5. Nous devons peut-être nous demander s’il nous est déjà arrivé d’éprouver la joie de reconnaître une erreur, de l’admettre et de nous excuser auprès de celui que nous avons offensé: – «Je veux partir, retourner vers mon Père et lui dire: Père, j’ai péché contre le Ciel et contre toi» (Lc 15, 18). – Car, si cela ne nous est pas arrivé, nous ne connaissons pas la joie de voir l’autre ouvrir les bras comme le père du fils prodigue: «Comme il était encore loin, son père l’aperçut et fut touché de compassion; il courut se jeter à son cou et l’embrassa» (Lc 15, 20). Et nous ne pouvons pas non plus imaginer la joie du père, qui nous a retrouvés: «Et ils se mirent à festoyer» (Lc 15, 24). Du moment que cette fête est célébrée au Ciel chaque fois que nous nous convertissons, pourquoi ne nous convertissons-nous pas plus souvent ? Pourquoi – si nous pouvons nous exprimer ainsi – sommes-nous si avares avec Dieu et avec les saints du Ciel que nous leur donnons si rarement la joie de célébrer une fête parce que nous avons laissé le Seigneur, le Père nous serrer sur son cœur ?

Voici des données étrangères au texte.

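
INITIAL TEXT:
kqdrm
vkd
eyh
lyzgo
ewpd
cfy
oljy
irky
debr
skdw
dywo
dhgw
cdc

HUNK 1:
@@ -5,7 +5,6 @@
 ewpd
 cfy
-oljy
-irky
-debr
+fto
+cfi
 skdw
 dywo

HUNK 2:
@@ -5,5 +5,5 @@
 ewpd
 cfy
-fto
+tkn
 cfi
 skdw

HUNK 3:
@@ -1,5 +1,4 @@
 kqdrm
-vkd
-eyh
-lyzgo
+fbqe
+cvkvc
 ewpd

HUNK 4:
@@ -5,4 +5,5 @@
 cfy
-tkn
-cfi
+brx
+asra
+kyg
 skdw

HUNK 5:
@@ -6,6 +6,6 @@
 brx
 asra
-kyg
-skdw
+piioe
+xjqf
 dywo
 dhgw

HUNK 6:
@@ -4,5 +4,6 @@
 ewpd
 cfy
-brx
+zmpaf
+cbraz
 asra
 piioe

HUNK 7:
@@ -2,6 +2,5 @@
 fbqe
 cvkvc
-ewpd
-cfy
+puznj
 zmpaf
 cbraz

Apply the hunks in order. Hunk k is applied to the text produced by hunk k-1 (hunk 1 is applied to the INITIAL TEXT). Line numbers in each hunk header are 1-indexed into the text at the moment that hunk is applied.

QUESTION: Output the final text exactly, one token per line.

Answer: kqdrm
fbqe
cvkvc
puznj
zmpaf
cbraz
asra
piioe
xjqf
dywo
dhgw
cdc

Derivation:
Hunk 1: at line 5 remove [oljy,irky,debr] add [fto,cfi] -> 12 lines: kqdrm vkd eyh lyzgo ewpd cfy fto cfi skdw dywo dhgw cdc
Hunk 2: at line 5 remove [fto] add [tkn] -> 12 lines: kqdrm vkd eyh lyzgo ewpd cfy tkn cfi skdw dywo dhgw cdc
Hunk 3: at line 1 remove [vkd,eyh,lyzgo] add [fbqe,cvkvc] -> 11 lines: kqdrm fbqe cvkvc ewpd cfy tkn cfi skdw dywo dhgw cdc
Hunk 4: at line 5 remove [tkn,cfi] add [brx,asra,kyg] -> 12 lines: kqdrm fbqe cvkvc ewpd cfy brx asra kyg skdw dywo dhgw cdc
Hunk 5: at line 6 remove [kyg,skdw] add [piioe,xjqf] -> 12 lines: kqdrm fbqe cvkvc ewpd cfy brx asra piioe xjqf dywo dhgw cdc
Hunk 6: at line 4 remove [brx] add [zmpaf,cbraz] -> 13 lines: kqdrm fbqe cvkvc ewpd cfy zmpaf cbraz asra piioe xjqf dywo dhgw cdc
Hunk 7: at line 2 remove [ewpd,cfy] add [puznj] -> 12 lines: kqdrm fbqe cvkvc puznj zmpaf cbraz asra piioe xjqf dywo dhgw cdc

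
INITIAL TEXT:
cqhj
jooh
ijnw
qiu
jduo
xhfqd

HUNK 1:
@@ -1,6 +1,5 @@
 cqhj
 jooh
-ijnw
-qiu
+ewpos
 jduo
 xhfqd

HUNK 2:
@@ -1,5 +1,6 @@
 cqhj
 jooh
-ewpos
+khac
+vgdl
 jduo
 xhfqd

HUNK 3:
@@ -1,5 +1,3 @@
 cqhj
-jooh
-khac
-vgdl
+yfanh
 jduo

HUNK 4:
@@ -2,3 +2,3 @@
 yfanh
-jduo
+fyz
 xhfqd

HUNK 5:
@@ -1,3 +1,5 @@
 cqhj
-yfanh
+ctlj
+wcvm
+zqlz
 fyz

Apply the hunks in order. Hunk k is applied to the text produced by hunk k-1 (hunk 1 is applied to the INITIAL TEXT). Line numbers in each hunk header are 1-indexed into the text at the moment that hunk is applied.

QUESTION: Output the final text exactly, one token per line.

Answer: cqhj
ctlj
wcvm
zqlz
fyz
xhfqd

Derivation:
Hunk 1: at line 1 remove [ijnw,qiu] add [ewpos] -> 5 lines: cqhj jooh ewpos jduo xhfqd
Hunk 2: at line 1 remove [ewpos] add [khac,vgdl] -> 6 lines: cqhj jooh khac vgdl jduo xhfqd
Hunk 3: at line 1 remove [jooh,khac,vgdl] add [yfanh] -> 4 lines: cqhj yfanh jduo xhfqd
Hunk 4: at line 2 remove [jduo] add [fyz] -> 4 lines: cqhj yfanh fyz xhfqd
Hunk 5: at line 1 remove [yfanh] add [ctlj,wcvm,zqlz] -> 6 lines: cqhj ctlj wcvm zqlz fyz xhfqd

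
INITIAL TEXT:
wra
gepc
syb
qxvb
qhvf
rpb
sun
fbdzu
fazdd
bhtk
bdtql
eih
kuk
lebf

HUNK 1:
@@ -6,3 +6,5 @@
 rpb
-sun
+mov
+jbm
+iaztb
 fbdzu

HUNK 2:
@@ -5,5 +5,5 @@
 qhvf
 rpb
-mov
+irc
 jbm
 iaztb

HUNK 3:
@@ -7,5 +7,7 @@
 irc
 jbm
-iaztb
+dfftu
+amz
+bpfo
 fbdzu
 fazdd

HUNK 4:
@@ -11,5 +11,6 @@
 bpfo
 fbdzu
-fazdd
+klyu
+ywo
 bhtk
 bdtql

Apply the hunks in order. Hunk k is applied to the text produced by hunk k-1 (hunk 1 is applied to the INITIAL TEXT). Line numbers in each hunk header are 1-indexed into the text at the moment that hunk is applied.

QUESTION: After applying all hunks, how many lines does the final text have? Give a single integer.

Answer: 19

Derivation:
Hunk 1: at line 6 remove [sun] add [mov,jbm,iaztb] -> 16 lines: wra gepc syb qxvb qhvf rpb mov jbm iaztb fbdzu fazdd bhtk bdtql eih kuk lebf
Hunk 2: at line 5 remove [mov] add [irc] -> 16 lines: wra gepc syb qxvb qhvf rpb irc jbm iaztb fbdzu fazdd bhtk bdtql eih kuk lebf
Hunk 3: at line 7 remove [iaztb] add [dfftu,amz,bpfo] -> 18 lines: wra gepc syb qxvb qhvf rpb irc jbm dfftu amz bpfo fbdzu fazdd bhtk bdtql eih kuk lebf
Hunk 4: at line 11 remove [fazdd] add [klyu,ywo] -> 19 lines: wra gepc syb qxvb qhvf rpb irc jbm dfftu amz bpfo fbdzu klyu ywo bhtk bdtql eih kuk lebf
Final line count: 19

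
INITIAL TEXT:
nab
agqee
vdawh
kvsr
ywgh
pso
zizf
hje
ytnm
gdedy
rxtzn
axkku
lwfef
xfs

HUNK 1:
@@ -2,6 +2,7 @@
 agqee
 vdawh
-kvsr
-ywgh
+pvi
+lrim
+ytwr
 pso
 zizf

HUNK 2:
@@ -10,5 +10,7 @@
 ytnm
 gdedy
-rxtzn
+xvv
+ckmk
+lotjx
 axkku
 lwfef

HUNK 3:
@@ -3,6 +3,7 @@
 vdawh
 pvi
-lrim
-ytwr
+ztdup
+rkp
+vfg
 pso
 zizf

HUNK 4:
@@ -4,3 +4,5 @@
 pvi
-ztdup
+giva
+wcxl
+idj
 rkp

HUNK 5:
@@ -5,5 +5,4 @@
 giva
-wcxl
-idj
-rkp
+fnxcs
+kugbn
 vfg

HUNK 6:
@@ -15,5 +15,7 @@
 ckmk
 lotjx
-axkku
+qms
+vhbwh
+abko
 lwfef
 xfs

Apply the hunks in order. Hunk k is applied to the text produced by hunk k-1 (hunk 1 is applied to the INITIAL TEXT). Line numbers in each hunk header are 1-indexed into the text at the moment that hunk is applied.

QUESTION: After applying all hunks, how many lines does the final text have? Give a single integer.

Answer: 21

Derivation:
Hunk 1: at line 2 remove [kvsr,ywgh] add [pvi,lrim,ytwr] -> 15 lines: nab agqee vdawh pvi lrim ytwr pso zizf hje ytnm gdedy rxtzn axkku lwfef xfs
Hunk 2: at line 10 remove [rxtzn] add [xvv,ckmk,lotjx] -> 17 lines: nab agqee vdawh pvi lrim ytwr pso zizf hje ytnm gdedy xvv ckmk lotjx axkku lwfef xfs
Hunk 3: at line 3 remove [lrim,ytwr] add [ztdup,rkp,vfg] -> 18 lines: nab agqee vdawh pvi ztdup rkp vfg pso zizf hje ytnm gdedy xvv ckmk lotjx axkku lwfef xfs
Hunk 4: at line 4 remove [ztdup] add [giva,wcxl,idj] -> 20 lines: nab agqee vdawh pvi giva wcxl idj rkp vfg pso zizf hje ytnm gdedy xvv ckmk lotjx axkku lwfef xfs
Hunk 5: at line 5 remove [wcxl,idj,rkp] add [fnxcs,kugbn] -> 19 lines: nab agqee vdawh pvi giva fnxcs kugbn vfg pso zizf hje ytnm gdedy xvv ckmk lotjx axkku lwfef xfs
Hunk 6: at line 15 remove [axkku] add [qms,vhbwh,abko] -> 21 lines: nab agqee vdawh pvi giva fnxcs kugbn vfg pso zizf hje ytnm gdedy xvv ckmk lotjx qms vhbwh abko lwfef xfs
Final line count: 21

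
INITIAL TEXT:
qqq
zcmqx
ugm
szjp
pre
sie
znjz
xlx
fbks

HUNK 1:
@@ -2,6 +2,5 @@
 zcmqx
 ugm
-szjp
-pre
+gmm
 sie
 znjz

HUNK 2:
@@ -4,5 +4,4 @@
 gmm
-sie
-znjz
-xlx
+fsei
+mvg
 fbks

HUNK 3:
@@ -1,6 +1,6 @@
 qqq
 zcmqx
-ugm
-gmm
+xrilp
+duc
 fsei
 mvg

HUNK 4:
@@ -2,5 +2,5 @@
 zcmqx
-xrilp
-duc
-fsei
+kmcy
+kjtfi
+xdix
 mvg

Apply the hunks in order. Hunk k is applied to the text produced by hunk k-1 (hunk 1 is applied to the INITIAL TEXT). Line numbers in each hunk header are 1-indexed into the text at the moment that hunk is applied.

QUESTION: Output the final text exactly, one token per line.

Answer: qqq
zcmqx
kmcy
kjtfi
xdix
mvg
fbks

Derivation:
Hunk 1: at line 2 remove [szjp,pre] add [gmm] -> 8 lines: qqq zcmqx ugm gmm sie znjz xlx fbks
Hunk 2: at line 4 remove [sie,znjz,xlx] add [fsei,mvg] -> 7 lines: qqq zcmqx ugm gmm fsei mvg fbks
Hunk 3: at line 1 remove [ugm,gmm] add [xrilp,duc] -> 7 lines: qqq zcmqx xrilp duc fsei mvg fbks
Hunk 4: at line 2 remove [xrilp,duc,fsei] add [kmcy,kjtfi,xdix] -> 7 lines: qqq zcmqx kmcy kjtfi xdix mvg fbks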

6. Souvent, nous n’aimons pas ce pardon explicite. Et pourtant Dieu ne se montre jamais autant Dieu que lorsqu’il pardonne. Dieu est l’amour ! Il est le don en personne ! Il donne la grâce du pardon. Mais l’amour le plus fort est celui qui triomphe de l’obstacle principal à l’amour qu’est le péché. La plus grande des grâces est celle d’être gracié et le don le plus précieux est celui de donner (die Vergabung), de pardonner (die Vergebung). S’il n’y avait pas de pécheurs, qui ont plus besoin de pardon que de pain quotidien, nous ne pourrions pas connaître les profondeurs du Cœur de Dieu. Le Seigneur le souligne de façon explicite: «C’est ainsi, je vous le dis, qu’il y aura plus de joie dans le Ciel pour un seul pécheur qui se repent que pour quatre-vingt-dix-neuf justes qui n’ont pas besoin de repentir» (Lc 15, 7). Comment donc – nous demandons-nous encore une fois – un sacrement qui évoque une si grande joie au Ciel, suscite-t-il autant d’antipathie sur la terre ? Cela est dû à notre orgueil, à la tendance constante de notre cœur à se retrancher, à se suffire à lui-même, à s’isoler, à se refermer sur lui-même. Que préférons-nous en réalité: être des pécheurs à qui Dieu pardonne, ou être apparemment sans péché, c’est-à-dire vivre dans l’illusion de se suffire à soi-même en se passant de la manifestation de l’amour de Dieu ? Suffit-il vraiment d’être en paix avec soi-même ? Mais que sommes-nous sans Dieu ? Seule l’humilité d’un enfant, comme est celle des saints, peut nous faire supporter avec joie l’écart entre notre indignité et la gloire divine.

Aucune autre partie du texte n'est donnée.